Je n’ai pas l’intention de lire Postérité, pour deux raisons : j’ai lu d’une part des mots assez sévères le concernant (blog de Didier Goux), et d’autre part on suit pas à pas, dans ce même deuxième volume, la mise au point, la composition, l’élaboration du « roman ». L’impression qui découle de tout ça est celle d’un vague brouet informe et confus. 

J’avoue que la seule lecture du « Journal » ne m’a guère donné envie d’aller y voir de plus près. Les cinq cents pages du roman ont à elles seules un aspect dissuasif : Postérité n’est pas Guerre et Paix. Le plus étonnant, c’est que l’auteur est catastrophé par le silence qui entoure la parution de son ouvrage, mais un silence qu’il tend à assimiler à un complot contre lui, à cause d’on ne sait quels « tabous » qui, heurtant l’époque de plein fouet, le rendraient inadmissible et, de ce fait, maudit. 
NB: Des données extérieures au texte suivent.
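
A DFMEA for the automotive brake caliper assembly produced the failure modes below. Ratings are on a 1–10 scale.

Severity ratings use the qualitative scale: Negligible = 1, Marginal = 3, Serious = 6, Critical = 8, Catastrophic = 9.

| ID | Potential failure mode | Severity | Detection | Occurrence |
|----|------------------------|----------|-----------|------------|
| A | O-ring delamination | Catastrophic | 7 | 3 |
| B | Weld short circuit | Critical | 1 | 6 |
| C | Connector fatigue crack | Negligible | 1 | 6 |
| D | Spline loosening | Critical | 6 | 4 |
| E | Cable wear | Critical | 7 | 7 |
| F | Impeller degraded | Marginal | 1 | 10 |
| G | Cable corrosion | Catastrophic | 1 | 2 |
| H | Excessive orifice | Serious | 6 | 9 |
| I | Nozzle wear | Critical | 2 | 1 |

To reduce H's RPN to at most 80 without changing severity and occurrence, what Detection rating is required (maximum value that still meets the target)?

H: S=6, O=9, D=6 → current RPN = 324.
Fixed product = 54. Need 54 × D ≤ 80, so D ≤ 80/54 = 1.48.
Maximum integer Detection rating = 1 (gives RPN 54; D=2 would give 108 > 80).

1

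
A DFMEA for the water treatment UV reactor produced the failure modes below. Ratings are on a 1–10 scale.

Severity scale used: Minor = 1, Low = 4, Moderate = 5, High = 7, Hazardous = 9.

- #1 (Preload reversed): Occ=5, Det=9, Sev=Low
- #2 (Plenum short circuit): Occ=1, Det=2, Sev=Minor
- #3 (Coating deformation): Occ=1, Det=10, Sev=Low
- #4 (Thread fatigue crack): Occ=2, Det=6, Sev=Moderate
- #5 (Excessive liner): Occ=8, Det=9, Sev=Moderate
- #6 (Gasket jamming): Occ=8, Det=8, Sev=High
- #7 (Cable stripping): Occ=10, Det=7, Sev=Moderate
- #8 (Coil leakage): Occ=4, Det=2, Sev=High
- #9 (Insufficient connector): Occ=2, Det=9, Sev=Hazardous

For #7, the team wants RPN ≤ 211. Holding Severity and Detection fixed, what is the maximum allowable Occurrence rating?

#7: S=5, O=10, D=7 → current RPN = 350.
Fixed product = 35. Need 35 × O ≤ 211, so O ≤ 211/35 = 6.03.
Maximum integer Occurrence rating = 6 (gives RPN 210; O=7 would give 245 > 211).

6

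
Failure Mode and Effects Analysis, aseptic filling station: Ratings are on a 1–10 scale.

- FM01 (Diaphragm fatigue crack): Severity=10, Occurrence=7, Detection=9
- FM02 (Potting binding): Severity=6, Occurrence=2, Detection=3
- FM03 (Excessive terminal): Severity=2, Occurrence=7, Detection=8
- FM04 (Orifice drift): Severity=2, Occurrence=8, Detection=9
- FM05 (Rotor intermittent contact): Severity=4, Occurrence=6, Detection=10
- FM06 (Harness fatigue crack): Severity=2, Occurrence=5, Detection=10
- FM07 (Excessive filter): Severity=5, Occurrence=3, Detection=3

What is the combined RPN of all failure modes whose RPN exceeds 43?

1271

RPN = Severity × Occurrence × Detection:
  FM01: 10 × 7 × 9 = 630
  FM02: 6 × 2 × 3 = 36
  FM03: 2 × 7 × 8 = 112
  FM04: 2 × 8 × 9 = 144
  FM05: 4 × 6 × 10 = 240
  FM06: 2 × 5 × 10 = 100
  FM07: 5 × 3 × 3 = 45
RPN > 43: FM01 (630), FM03 (112), FM04 (144), FM05 (240), FM06 (100), FM07 (45).
Sum: 630 + 112 + 144 + 240 + 100 + 45 = 1271.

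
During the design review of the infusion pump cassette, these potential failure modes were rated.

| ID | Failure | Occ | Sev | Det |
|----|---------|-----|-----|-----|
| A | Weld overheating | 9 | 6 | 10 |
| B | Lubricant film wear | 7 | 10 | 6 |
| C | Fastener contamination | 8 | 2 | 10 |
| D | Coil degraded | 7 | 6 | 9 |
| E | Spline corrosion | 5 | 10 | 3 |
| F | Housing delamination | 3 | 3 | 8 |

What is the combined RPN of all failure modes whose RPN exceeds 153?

1498

RPN = Severity × Occurrence × Detection:
  A: 6 × 9 × 10 = 540
  B: 10 × 7 × 6 = 420
  C: 2 × 8 × 10 = 160
  D: 6 × 7 × 9 = 378
  E: 10 × 5 × 3 = 150
  F: 3 × 3 × 8 = 72
RPN > 153: A (540), B (420), C (160), D (378).
Sum: 540 + 420 + 160 + 378 = 1498.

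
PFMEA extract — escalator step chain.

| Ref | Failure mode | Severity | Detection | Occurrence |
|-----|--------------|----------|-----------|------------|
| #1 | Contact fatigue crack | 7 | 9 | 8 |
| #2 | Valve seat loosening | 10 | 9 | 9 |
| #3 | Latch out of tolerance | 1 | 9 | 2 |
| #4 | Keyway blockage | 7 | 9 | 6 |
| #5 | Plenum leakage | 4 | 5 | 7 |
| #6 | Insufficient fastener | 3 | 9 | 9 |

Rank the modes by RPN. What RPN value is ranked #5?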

Et c’est là, finalement, que se trouve l’intérêt principal de ce « Journal intime » : il nous montre une sorte d’indétermination, d’hésitation. Philippe Muray voit grand, très grand. Il rêve de fondre en un seul lingot littéraire les deux genres que sont l’essai et le roman. Et disons-le, il n’y arrive pas. En effet, qu’il s’agisse du 19ème siècle à travers les âges (1984) ou de Postérité (1988), il croit abattre la cloison qui sépare l’un et l’autre, mais il n’en fait rien de vraiment digeste. 

Le problème, c’est qu’il veut mettre du roman dans l’essai (Le 19ème), et de l’essai (de la démonstration, si l’on préfère) dans Postérité. : « Le prologue de Postérité, quelques paragraphes sur la pensée, est important. Il signifie : ce n’est pas parce que je commence un roman que, à l’imitation de la plupart des écrivains, je vais renoncer à penser » (II, p.178). Il a beau soutenir mordicus l’intérêt de cette « innovation », ça ne marche pas. 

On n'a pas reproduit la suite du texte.